Most cyber attacks rely on phishing emails, malware, or stolen credentials. What makes Scattered Spider noteworthy is that:

  • Their attackers speak fluent English, often convincingly impersonating employees.

  • They focus on people, not systems — using manipulation to gain privileged access.

  • Their techniques suggest deep research into their targets’ internal procedures and support systems.

This is a reminder, not a reason to panic: sophisticated actors are adapting, and so must security practices — especially when it comes to human-driven processes.


Did MFA Fail?

Not exactly.

Multi-Factor Authentication (MFA) remains an essential cybersecurity layer. However, these incidents show that MFA alone is not enough if internal teams can be socially engineered to unintentionally bypass it.

The key takeaway here isn’t that MFA is broken it’s that cybersecurity must include training, process hardening, and behavioral monitoring alongside technical controls.


What Can Canadian Businesses Learn?

Even though the targets were large airlines, the techniques used, impersonation, help desk manipulation, device enrollment can apply to any business, large or small.

That said, this is not a cause for alarm, but rather for reflection and resilience-building. Here are a few strategic lessons:

  1. Review help desk procedures: Ensure device enrollment or account recovery requests require independent verification.

  2. Enable behavioral monitoring: Systems should detect and alert on unusual access patterns.

  3. Run social engineering simulations: Training staff, especially help desks  to spot manipulation attempts can prevent these breaches entirely.


What We Do at 010grp

At 010grp, we emphasize a holistic approach to cybersecurity. That means looking beyond tools like MFA and digging into:

  • User behavior analysis

  • Security-first help desk training

  • Zero Trust architecture

  • Ongoing penetration testing

We also believe in clear communication; no fear tactics, no fluff.
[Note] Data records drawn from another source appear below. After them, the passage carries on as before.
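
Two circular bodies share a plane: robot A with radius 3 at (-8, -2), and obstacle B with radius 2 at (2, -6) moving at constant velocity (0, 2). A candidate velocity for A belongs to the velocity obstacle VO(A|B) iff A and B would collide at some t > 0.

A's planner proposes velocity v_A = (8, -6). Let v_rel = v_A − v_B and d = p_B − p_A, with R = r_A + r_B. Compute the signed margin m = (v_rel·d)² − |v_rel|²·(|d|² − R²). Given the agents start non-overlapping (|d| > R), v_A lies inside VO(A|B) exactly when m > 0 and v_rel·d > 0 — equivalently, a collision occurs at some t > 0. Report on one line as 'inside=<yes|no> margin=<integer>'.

d = (10, -4),  |d|² = 116;  R = 3+2 = 5,  c = 116−5² = 91
v_rel = (8, -8),  |v_rel|² = 128;  v_rel·d = (8)·(10) + (-8)·(-4) = 112
128·t² − 224·t + 91 = 0  ⇒  m = 112² − 128·91 = 896
m = 896 > 0,  v_rel·d = 112 > 0  ⇒  inside

inside=yes margin=896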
Just honest assessments and strong defense strategies that grow with your business.


Final Thoughts

The recent airline-focused attacks remind us that cybersecurity is as much about people and process as it is about technology. Scattered Spider’s methods didn’t rely on advanced malware just a convincing voice and a gap in internal verification protocols.

In the coming weeks, expect more discussions within aviation, enterprise IT, and cybersecurity communities about how to strengthen MFA systems without overcomplicating support.

We’ll be following developments and sharing further insights as this story evolves.